The editor of ‘The Black Social Economy in the Americas: Exploring Diverse Community-Based Markets’ and co-editor of ‘Business and Society: A Critical Introduction’, Hossein also authored ‘Politicized Microfinance: Money, Power and Violence in the Black Americas’ that adopts a historical and comparative perspective and draws on extensive fieldwork in Jamaica, Haiti, Trinidad & Tobago, Guyana and Grenada. Through her research, she found prejudices, political power and violence shaped the operation of microfinance in different ways in the countries.
The book was recognized with the 2018 W.E.B Du Bois Distinguished Book Award and the International Association for Feminist Economics 2019 inaugural Suraj Mal & Shyama Devi Agarwal Book Prize.
Last February, she led a training session for federal policymakers in the Ministry of Employment and Social Services to learn how to use Black political economy epistemologies so that funding can better reach Black and racialized women in Canada.

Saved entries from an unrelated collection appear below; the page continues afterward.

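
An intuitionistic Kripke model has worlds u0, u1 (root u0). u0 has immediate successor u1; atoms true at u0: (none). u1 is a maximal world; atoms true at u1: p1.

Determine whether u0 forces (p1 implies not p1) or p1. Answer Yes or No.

No

u0 does not force (p1 implies not p1) or p1: neither disjunct is forced at u0.
u0 does not force p1 implies not p1: at the accessible world u1, u1 forces p1 but u1 does not force not p1.
u1 does not force not p1 since u1 is accessible from u1 and u1 forces p1.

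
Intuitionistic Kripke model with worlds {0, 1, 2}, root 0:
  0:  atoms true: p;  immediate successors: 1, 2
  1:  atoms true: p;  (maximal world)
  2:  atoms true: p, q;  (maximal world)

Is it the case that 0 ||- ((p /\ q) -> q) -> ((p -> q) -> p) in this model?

0 ||- ((p /\ q) -> q) -> ((p -> q) -> p): every world accessible from 0 that forces (p /\ q) -> q (namely 0, 1, 2) also forces (p -> q) -> p.

Yes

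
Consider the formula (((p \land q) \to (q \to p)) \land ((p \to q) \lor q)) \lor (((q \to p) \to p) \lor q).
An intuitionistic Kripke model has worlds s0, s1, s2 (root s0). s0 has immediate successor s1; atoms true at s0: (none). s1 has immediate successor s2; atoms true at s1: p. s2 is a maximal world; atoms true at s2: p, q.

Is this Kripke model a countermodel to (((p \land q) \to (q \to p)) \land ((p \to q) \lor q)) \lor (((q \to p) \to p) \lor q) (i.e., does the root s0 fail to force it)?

s0 \nVdash (((p \land q) \to (q \to p)) \land ((p \to q) \lor q)) \lor (((q \to p) \to p) \lor q): neither disjunct is forced at s0.
s0 \nVdash ((p \land q) \to (q \to p)) \land ((p \to q) \lor q) since s0 fails (p \to q) \lor q.
So the root s0 does not force (((p \land q) \to (q \to p)) \land ((p \to q) \lor q)) \lor (((q \to p) \to p) \lor q); the model is a countermodel.

Yes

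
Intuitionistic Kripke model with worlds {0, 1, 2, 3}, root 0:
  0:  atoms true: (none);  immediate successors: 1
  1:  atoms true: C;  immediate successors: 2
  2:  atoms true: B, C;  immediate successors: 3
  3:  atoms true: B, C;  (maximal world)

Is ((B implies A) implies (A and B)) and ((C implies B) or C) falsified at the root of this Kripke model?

0 does not force ((B implies A) implies (A and B)) and ((C implies B) or C) since 0 fails (C implies B) or C.
So the root 0 does not force ((B implies A) implies (A and B)) and ((C implies B) or C); the model is a countermodel.

Yes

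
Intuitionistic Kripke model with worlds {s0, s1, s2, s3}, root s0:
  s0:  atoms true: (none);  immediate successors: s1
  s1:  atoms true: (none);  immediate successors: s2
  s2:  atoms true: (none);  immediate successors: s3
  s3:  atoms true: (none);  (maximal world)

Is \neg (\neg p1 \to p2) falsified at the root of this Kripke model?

s0 \Vdash \neg (\neg p1 \to p2): no world accessible from s0 forces \neg p1 \to p2.
So the root s0 forces \neg (\neg p1 \to p2); the model is not a countermodel.

No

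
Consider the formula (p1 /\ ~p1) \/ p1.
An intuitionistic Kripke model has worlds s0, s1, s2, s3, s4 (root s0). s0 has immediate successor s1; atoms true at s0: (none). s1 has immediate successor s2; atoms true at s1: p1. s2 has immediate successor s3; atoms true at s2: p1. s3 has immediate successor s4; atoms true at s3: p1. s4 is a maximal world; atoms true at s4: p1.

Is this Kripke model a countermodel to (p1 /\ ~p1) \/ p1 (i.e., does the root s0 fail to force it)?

s0 ||-/- (p1 /\ ~p1) \/ p1: neither disjunct is forced at s0.
s0 ||-/- p1 /\ ~p1 since s0 fails p1.
So the root s0 does not force (p1 /\ ~p1) \/ p1; the model is a countermodel.

Yes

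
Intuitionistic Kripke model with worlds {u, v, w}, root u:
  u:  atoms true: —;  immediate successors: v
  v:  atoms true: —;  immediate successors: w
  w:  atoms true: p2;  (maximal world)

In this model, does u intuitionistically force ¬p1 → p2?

u ⊮ ¬p1 → p2: already at u itself, u ⊩ ¬p1 but u ⊮ p2.
u lacks atom p2, so u ⊮ p2.

No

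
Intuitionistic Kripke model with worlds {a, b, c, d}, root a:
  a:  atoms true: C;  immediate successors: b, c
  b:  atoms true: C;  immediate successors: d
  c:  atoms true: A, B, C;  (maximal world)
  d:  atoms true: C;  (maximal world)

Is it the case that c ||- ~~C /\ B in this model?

Yes

c ||- ~~C /\ B since c forces both conjuncts.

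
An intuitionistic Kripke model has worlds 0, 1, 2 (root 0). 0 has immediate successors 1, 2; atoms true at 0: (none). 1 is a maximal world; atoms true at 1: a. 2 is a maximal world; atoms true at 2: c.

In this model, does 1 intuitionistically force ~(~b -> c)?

Yes

1 ||- ~(~b -> c): no world accessible from 1 forces ~b -> c.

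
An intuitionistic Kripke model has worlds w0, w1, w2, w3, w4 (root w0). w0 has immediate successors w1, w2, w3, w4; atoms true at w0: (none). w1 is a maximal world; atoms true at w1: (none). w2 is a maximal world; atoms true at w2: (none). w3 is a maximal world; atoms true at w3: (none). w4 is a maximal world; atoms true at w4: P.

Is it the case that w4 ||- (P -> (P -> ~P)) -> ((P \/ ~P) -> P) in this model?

Yes

w4 ||- (P -> (P -> ~P)) -> ((P \/ ~P) -> P) vacuously: no world accessible from w4 forces the antecedent P -> (P -> ~P).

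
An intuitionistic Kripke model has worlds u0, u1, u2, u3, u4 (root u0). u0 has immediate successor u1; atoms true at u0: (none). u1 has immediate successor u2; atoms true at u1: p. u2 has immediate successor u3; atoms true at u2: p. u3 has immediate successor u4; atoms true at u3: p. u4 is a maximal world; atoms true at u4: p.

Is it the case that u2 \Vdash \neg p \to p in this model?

u2 \Vdash \neg p \to p vacuously: no world accessible from u2 forces the antecedent \neg p.

Yes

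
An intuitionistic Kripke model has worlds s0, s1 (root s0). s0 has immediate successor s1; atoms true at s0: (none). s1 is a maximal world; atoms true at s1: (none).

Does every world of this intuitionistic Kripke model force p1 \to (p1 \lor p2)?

Yes

s0 \Vdash p1 \to (p1 \lor p2) vacuously: no world accessible from s0 forces the antecedent p1.
Since the root s0 forces p1 \to (p1 \lor p2) and forcing is persistent (monotone upward), every world forces it.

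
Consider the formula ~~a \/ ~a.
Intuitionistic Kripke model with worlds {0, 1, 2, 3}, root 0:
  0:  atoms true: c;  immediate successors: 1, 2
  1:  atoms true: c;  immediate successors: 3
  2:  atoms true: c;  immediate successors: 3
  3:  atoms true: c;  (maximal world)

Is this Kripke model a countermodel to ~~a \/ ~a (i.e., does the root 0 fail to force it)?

0 ||- ~~a \/ ~a via the disjunct ~a.
So the root 0 forces ~~a \/ ~a; the model is not a countermodel.

No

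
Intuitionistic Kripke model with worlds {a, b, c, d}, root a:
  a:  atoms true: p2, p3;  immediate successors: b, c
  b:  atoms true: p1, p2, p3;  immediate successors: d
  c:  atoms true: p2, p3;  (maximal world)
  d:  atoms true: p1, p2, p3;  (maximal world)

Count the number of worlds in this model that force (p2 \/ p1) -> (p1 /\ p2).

a: does not force it — a ||-/- (p2 \/ p1) -> (p1 /\ p2): already at a itself, a ||- p2 \/ p1 but a ||-/- p1 /\ p2.
b: forces it.
c: does not force it.
d: forces it.
Worlds forcing the formula: {b, d}.

2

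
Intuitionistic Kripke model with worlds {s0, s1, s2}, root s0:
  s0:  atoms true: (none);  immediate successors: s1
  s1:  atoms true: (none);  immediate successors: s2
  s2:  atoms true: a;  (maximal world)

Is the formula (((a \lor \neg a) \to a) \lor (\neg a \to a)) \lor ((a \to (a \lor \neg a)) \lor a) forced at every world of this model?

Yes

s0 \Vdash (((a \lor \neg a) \to a) \lor (\neg a \to a)) \lor ((a \to (a \lor \neg a)) \lor a) via the disjunct ((a \lor \neg a) \to a) \lor (\neg a \to a).
Since the root s0 forces (((a \lor \neg a) \to a) \lor (\neg a \to a)) \lor ((a \to (a \lor \neg a)) \lor a) and forcing is persistent (monotone upward), every world forces it.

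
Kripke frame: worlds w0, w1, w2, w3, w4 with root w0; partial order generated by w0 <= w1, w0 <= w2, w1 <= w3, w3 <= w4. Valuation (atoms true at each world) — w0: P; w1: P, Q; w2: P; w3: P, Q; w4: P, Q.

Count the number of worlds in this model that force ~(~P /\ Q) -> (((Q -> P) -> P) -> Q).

3

w0: does not force it — w0 ||-/- ~(~P /\ Q) -> (((Q -> P) -> P) -> Q): already at w0 itself, w0 ||- ~(~P /\ Q) but w0 ||-/- ((Q -> P) -> P) -> Q.
w1: forces it.
w2: does not force it.
w3: forces it.
w4: forces it.
Worlds forcing the formula: {w1, w3, w4}.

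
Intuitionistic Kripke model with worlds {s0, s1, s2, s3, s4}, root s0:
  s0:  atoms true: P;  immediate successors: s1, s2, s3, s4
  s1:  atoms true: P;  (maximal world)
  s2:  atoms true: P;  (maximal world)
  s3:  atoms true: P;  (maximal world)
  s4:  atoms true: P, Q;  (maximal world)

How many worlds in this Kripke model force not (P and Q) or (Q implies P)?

5

s0: forces it.
s1: forces it.
s2: forces it.
s3: forces it.
s4: forces it.
Worlds forcing the formula: {s0, s1, s2, s3, s4}.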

The first in her family to attend university, Hossein acceded to her father’s request to pursue Law Studies after graduating in 1993 with a Bachelor of Arts degree from Saint Mary’s University in Halifax.
“I was OK with that because my parents, who did not go to college, wanted a child who was either a medical doctor or lawyer,” she said. “My dad wanted a ‘lawyer daughter’ so much that he even helped organize a summer internship for me in Toronto.”
While articling with the Rosedale firm, Hossein realized she didn’t’ want to be in the legal profession.
“I did the degree, however, and my father said if I didn’t like it I could do what I want because no one could take that degree away from me,” she said. “I knew after I did my first degree in Halifax and influenced by cooperativism out there that I wanted to study more and to work internationally. My goal was to do something with a civil society people organization.”
Graduating with a Bachelor of Laws (Honors) from the University of Kent at Canterbury, Hossein acquired a scholarship to pursue a Masters of Public Administration at Cornell University’s School of Public Administration & Public Policy in Ithaca, New York.
After completing her graduate degree, she worked for 16 years in global non-profits, including managing a West African village bank in Niger and serving as a Senior Microfinance Consultant with the Waterloo-based Mennonite Economic Development Associates (MEDA) before using her University of Toronto PhD completed in 2012 to embark on an academic career.
The product of Isaac Hossein and Jacqueline Gittens who were born in Guyana and St. Vincent & the Grenadines respectively, Hossein – who enjoys travelling, reading fiction and watching movies -- is the eldest of three siblings.
The New York-born academic, who came to Canada at a young age, and her husband of 16 years have a seven-year-old daughter.